One-Bowl Vegan Cowboy Cookies
Total 29 min
Prep 15 min
- ⅔ cup (149 g) unsalted margarine
- ⅔ cup (147 g) brown sugar
- ½ cup (112 g) granulated sugar
- ⅓ cup (80 mL) unsweetened applesauce
- 1 Tbsp (7 g) ground flaxseeds
- 2 tsp (5 g) ground cinnamon
- 1 tsp (5 mL) pure vanilla extract
- 1 tsp (3 g) baking powder
- 1 tsp (5 g) baking soda
- ½ tsp salt
- 2 cups (276 g) all-purpose flour
- 2 cups (204 g) rolled oats
- 1⅓ cups (100 g) unsweetened shredded coconut
- 1 cup (99 g) raw pecans, chopped
- ¾ cup (126 g) dairy-free dark chocolate chips
- coarse sea salt
- Preheat oven to 350°F (180°C) and line a baking tray with parchment paper.

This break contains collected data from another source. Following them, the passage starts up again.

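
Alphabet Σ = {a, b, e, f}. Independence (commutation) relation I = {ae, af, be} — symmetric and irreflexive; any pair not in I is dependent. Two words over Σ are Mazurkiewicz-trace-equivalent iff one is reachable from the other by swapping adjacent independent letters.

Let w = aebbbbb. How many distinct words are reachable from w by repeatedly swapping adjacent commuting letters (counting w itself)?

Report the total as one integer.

piece 0:a — minimal
piece 1:e — minimal
piece 2:b rests on {0:a}
piece 3:b rests on {2:b}
piece 4:b rests on {3:b}
piece 5:b rests on {4:b}
piece 6:b rests on {5:b}
minimal pieces: {0:a, 1:e}
ways to finish when only these pieces remain (= sum over removing one remaining piece with nothing left below it):
  1 left: {1}→1  {6}→1
  2 left: {1,6}→2  {5,6}→1
  3 left: {1,5,6}→3  {4,5,6}→1
  4 left: {1,4,5,6}→4  {3,4,5,6}→1
  5 left: {1,3,4,5,6}→5  {2,3,4,5,6}→1
  placing 0:a first → 6 extensions
  placing 1:e first → 1 extensions
total linear extensions = 7

7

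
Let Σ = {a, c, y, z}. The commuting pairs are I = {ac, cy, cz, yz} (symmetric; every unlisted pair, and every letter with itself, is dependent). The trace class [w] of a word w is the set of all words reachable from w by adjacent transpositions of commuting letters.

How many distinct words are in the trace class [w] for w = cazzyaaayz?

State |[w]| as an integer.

60

#0=c has no predecessor
#1=a has no predecessor
#2=z depends on [1:a]
#3=z depends on [2:z]
#4=y depends on [1:a]
#5=a depends on [3:z, 4:y]
#6=a depends on [5:a]
#7=a depends on [6:a]
#8=y depends on [7:a]
#9=z depends on [7:a]
sources: [0:c, 1:a]
N(rest) = Σ N(rest − s) over sources s of rest; N(one piece) = 1:
  size 1 → [0]=1  [8]=1  [9]=1
  size 2 → [0,8]=2  [0,9]=2  [8,9]=2
  size 3 → [0,8,9]=6  [7,8,9]=2
  size 4 → [0,7,8,9]=8  [6,7,8,9]=2
  size 5 → [0,6,7,8,9]=10  [5,6,7,8,9]=2
  size 6 → [0,5,6,7,8,9]=12  [3,5,6,7,8,9]=2  [4,5,6,7,8,9]=2
  size 7 → [0,3,5,6,7,8,9]=14  [0,4,5,6,7,8,9]=14  [2,3,5,6,7,8,9]=2  [3,4,5,6,7,8,9]=4
  size 8 → [0,2,3,5,6,7,8,9]=16  [0,3,4,5,6,7,8,9]=32  [2,3,4,5,6,7,8,9]=6
  first=0(c) contributes 6
  first=1(a) contributes 54
|[w]| = 60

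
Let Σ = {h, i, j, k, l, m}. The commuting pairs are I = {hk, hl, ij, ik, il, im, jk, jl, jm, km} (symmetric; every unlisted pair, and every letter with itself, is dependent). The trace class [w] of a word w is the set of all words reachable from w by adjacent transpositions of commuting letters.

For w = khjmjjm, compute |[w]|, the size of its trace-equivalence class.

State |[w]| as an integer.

70

piece 0:k — minimal
piece 1:h — minimal
piece 2:j rests on {1:h}
piece 3:m rests on {1:h}
piece 4:j rests on {2:j}
piece 5:j rests on {4:j}
piece 6:m rests on {3:m}
minimal pieces: {0:k, 1:h}
ways to finish when only these pieces remain (= sum over removing one remaining piece with nothing left below it):
  1 left: {0}→1  {5}→1  {6}→1
  2 left: {0,5}→2  {0,6}→2  {3,6}→1  {4,5}→1  {5,6}→2
  3 left: {0,3,6}→3  {0,4,5}→3  {0,5,6}→6  {2,4,5}→1  {3,5,6}→3  {4,5,6}→3
  4 left: {0,2,4,5}→4  {0,3,5,6}→12  {0,4,5,6}→12  {2,4,5,6}→4  {3,4,5,6}→6
  5 left: {0,2,4,5,6}→20  {0,3,4,5,6}→30  {2,3,4,5,6}→10
  placing 0:k first → 10 extensions
  placing 1:h first → 60 extensions
total linear extensions = 70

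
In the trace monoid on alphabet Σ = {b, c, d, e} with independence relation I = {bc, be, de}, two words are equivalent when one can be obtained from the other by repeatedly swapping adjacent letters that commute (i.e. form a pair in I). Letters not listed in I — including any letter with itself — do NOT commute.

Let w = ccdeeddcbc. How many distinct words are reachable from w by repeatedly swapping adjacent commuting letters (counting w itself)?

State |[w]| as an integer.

35

#0=c has no predecessor
#1=c depends on [0:c]
#2=d depends on [1:c]
#3=e depends on [1:c]
#4=e depends on [3:e]
#5=d depends on [2:d]
#6=d depends on [5:d]
#7=c depends on [4:e, 6:d]
#8=b depends on [6:d]
#9=c depends on [7:c]
sources: [0:c]
N(rest) = Σ N(rest − s) over sources s of rest; N(one piece) = 1:
  size 1 → [8]=1  [9]=1
  size 2 → [7,9]=1  [8,9]=2
  size 3 → [4,7,9]=1  [7,8,9]=3
  size 4 → [3,4,7,9]=1  [4,7,8,9]=4  [6,7,8,9]=3
  size 5 → [3,4,7,8,9]=5  [4,6,7,8,9]=7  [5,6,7,8,9]=3
  size 6 → [2,5,6,7,8,9]=3  [3,4,6,7,8,9]=12  [4,5,6,7,8,9]=10
  size 7 → [2,4,5,6,7,8,9]=13  [3,4,5,6,7,8,9]=22
  size 8 → [2,3,4,5,6,7,8,9]=35
  first=0(c) contributes 35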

- Add the margarine, brown sugar, and granulated sugar to a large bowl. Whip with an electric hand mixer or cream using a fork.
- Add the applesauce, flaxseeds, cinnamon, vanilla, baking powder, baking soda, and salt. Whip again, until everything is well combined.

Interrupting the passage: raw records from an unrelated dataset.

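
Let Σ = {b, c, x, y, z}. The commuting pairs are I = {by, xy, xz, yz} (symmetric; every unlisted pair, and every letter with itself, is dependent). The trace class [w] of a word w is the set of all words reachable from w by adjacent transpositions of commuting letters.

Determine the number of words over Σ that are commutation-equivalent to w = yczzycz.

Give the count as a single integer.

3

piece 0:y — minimal
piece 1:c rests on {0:y}
piece 2:z rests on {1:c}
piece 3:z rests on {2:z}
piece 4:y rests on {1:c}
piece 5:c rests on {3:z, 4:y}
piece 6:z rests on {5:c}
minimal pieces: {0:y}
ways to finish when only these pieces remain (= sum over removing one remaining piece with nothing left below it):
  1 left: {6}→1
  2 left: {5,6}→1
  3 left: {3,5,6}→1  {4,5,6}→1
  4 left: {2,3,5,6}→1  {3,4,5,6}→2
  5 left: {2,3,4,5,6}→3
  placing 0:y first → 3 extensions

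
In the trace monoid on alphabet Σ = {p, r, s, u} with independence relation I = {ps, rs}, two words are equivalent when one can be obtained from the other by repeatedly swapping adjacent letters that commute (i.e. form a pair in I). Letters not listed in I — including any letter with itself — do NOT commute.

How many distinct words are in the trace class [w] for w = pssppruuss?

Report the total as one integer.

15

#0=p has no predecessor
#1=s has no predecessor
#2=s depends on [1:s]
#3=p depends on [0:p]
#4=p depends on [3:p]
#5=r depends on [4:p]
#6=u depends on [2:s, 5:r]
#7=u depends on [6:u]
#8=s depends on [7:u]
#9=s depends on [8:s]
sources: [0:p, 1:s]
N(rest) = Σ N(rest − s) over sources s of rest; N(one piece) = 1:
  size 1 → [9]=1
  size 2 → [8,9]=1
  size 3 → [7,8,9]=1
  size 4 → [6,7,8,9]=1
  size 5 → [2,6,7,8,9]=1  [5,6,7,8,9]=1
  size 6 → [1,2,6,7,8,9]=1  [2,5,6,7,8,9]=2  [4,5,6,7,8,9]=1
  size 7 → [1,2,5,6,7,8,9]=3  [2,4,5,6,7,8,9]=3  [3,4,5,6,7,8,9]=1
  size 8 → [0,3,4,5,6,7,8,9]=1  [1,2,4,5,6,7,8,9]=6  [2,3,4,5,6,7,8,9]=4
  first=0(p) contributes 10
  first=1(s) contributes 5
|[w]| = 15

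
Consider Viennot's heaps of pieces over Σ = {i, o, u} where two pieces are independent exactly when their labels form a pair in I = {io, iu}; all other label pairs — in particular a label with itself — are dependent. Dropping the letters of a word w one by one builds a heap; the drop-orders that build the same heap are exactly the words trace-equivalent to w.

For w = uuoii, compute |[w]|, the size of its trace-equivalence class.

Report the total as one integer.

#0=u has no predecessor
#1=u depends on [0:u]
#2=o depends on [1:u]
#3=i has no predecessor
#4=i depends on [3:i]
sources: [0:u, 3:i]
N(rest) = Σ N(rest − s) over sources s of rest; N(one piece) = 1:
  size 1 → [2]=1  [4]=1
  size 2 → [1,2]=1  [2,4]=2  [3,4]=1
  size 3 → [0,1,2]=1  [1,2,4]=3  [2,3,4]=3
  first=0(u) contributes 6
  first=3(i) contributes 4
|[w]| = 10

10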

- Add the flour, oats, and shredded coconut. Gently fold these into the dough with a spoon until partially combined.
- Fold in the pecans and chocolate chips. Stir again until just combined, but try not to over-mix.
- Scoop up a ¼ cup of the dough and roll it into a ball. Then flatten to create a cookie that’s about 1½ cm thick*.

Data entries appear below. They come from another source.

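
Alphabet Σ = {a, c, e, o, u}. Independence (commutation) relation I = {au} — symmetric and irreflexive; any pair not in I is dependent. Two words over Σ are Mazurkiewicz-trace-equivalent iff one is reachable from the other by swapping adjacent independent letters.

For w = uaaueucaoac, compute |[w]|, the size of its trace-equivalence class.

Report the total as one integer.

6

#0=u has no predecessor
#1=a has no predecessor
#2=a depends on [1:a]
#3=u depends on [0:u]
#4=e depends on [2:a, 3:u]
#5=u depends on [4:e]
#6=c depends on [5:u]
#7=a depends on [6:c]
#8=o depends on [7:a]
#9=a depends on [8:o]
#10=c depends on [9:a]
sources: [0:u, 1:a]
N(rest) = Σ N(rest − s) over sources s of rest; N(one piece) = 1:
  size 1 → [10]=1
  size 2 → [9,10]=1
  size 3 → [8,9,10]=1
  size 4 → [7,8,9,10]=1
  size 5 → [6,7,8,9,10]=1
  size 6 → [5,6,7,8,9,10]=1
  size 7 → [4,5,6,7,8,9,10]=1
  size 8 → [2,4,5,6,7,8,9,10]=1  [3,4,5,6,7,8,9,10]=1
  size 9 → [0,3,4,5,6,7,8,9,10]=1  [1,2,4,5,6,7,8,9,10]=1  [2,3,4,5,6,7,8,9,10]=2
  first=0(u) contributes 3
  first=1(a) contributes 3
|[w]| = 6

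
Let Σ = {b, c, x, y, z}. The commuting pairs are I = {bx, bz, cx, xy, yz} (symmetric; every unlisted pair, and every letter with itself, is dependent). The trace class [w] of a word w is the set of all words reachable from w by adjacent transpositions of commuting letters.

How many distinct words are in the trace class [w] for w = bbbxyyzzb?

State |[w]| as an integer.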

- Place the cookies on the prepared baking tray, leaving about 3 cm space between each cookie. If desired, press some chocolate chips or chopped pecans onto the top of each cookie before baking.
- Bake in the centre rack of the oven for 12 – 14 minutes, or until lightly golden. Let the cookies rest for a few minutes on the baking tray before transferring them to a wire rack to cool completely. Enjoy!
- * These cookies don’t spread when cooking, so they need to be press down into the desired shape.
- Store the cookies in an airtight container on the counter for up to 3 days.
- The cookies can also be stored in the freezer for up to 2 months.